Were Google and AutoAdmit newspapers or television stations, Heller and Iravani would have had a ready remedy: They could sue. Someone printing or airing falsehoods or statements likely to defame or cause extreme emotional distress couldn’t then simply walk away. But different rules apply to internet intermediaries: Websites like Google and AutoAdmit merely deliver content rather than producing it themselves. Just over a decade ago, seeking to encourage the free flow of information on the internet and itself under pressure from telecommunications companies, Congress passed legislation stating that such websites could not be sued for carrying defamatory material. The measure in question is Section 230(c) of what has surely become one of the most striking misnomers on the books: the Communications Decency Act of 1996.
As a result, two entirely different brands of discourse have developed.

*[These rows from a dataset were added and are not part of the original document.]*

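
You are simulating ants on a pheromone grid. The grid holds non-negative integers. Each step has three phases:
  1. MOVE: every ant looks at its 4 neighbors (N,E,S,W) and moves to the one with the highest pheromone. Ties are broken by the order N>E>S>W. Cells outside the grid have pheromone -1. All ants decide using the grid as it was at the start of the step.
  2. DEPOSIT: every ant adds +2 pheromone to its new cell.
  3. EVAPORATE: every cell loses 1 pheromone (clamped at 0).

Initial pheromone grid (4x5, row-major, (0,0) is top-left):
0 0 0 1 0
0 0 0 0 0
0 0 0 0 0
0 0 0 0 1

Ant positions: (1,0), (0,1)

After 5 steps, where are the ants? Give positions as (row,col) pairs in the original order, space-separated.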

In the traditional media, things remain reasonably decorous. But online the promise of anonymity, though far flimsier than most suspect, unlocks something ugly and menacing in ostensibly normal people. And while anything goes in the Google era, everything also stays, and spreads. The whole world is now the bathroom wall, and that wall can never be entirely painted over.
With the online carriers off-limits, the two women have pursued their anonymous tormentors directly. In June 2007, they sued dozens of them in federal court in New Haven for defamation, invasion of privacy, and infliction of emotional distress. “Hiding behind pseudonyms and the smug assumption that their carefully aimed hostility can pass as merely juvenile misconduct,” the charges read, electronic wraiths trashed Heller and Iravani “for the sheer joy of destruction.” The online monikers leap off the title pages of otherwise solemn-looking court documents: Cheese Eating Surrender Monkey, The Ayatollah of Rock-n-Rollah, hitlerhitlerhitler, Dirty Nigger, Sleazy Z, stanfordtroll, lonelyvirgin, Yalels2009, ak47, et al.
Who are they? Not just the usual geeks and misfits, but also, as one AutoAdmit poster put it, “some of the best-informed smart-ass procrastinating wannabe lawyers in the world.” Some came from Yale Law School, leaving Heller and Iravani to ponder whether the staid and respectable guy sitting alongside them in class was the very same fellow who had just trashed them on the Web.
The women, whose case is in the pretrial stage, stand at the forefront of a growing number of people taking to the courts to unmask their online attackers. A former board member of the World Chess Federation has accused chess grandmaster Susan Polgar and her husband of anonymously posting obscene messages about him. (They have denied the charges.) A onetime Vogue Australia cover model has gone after a nameless blogger who called her “a psychotic, lying, whoring...skank.” The former mayor of Manalapan, New Jersey, is trying to uncover who called him, among other things, a liar, a crook, a bum, a pedophile, an alcoholic, and a wife beater.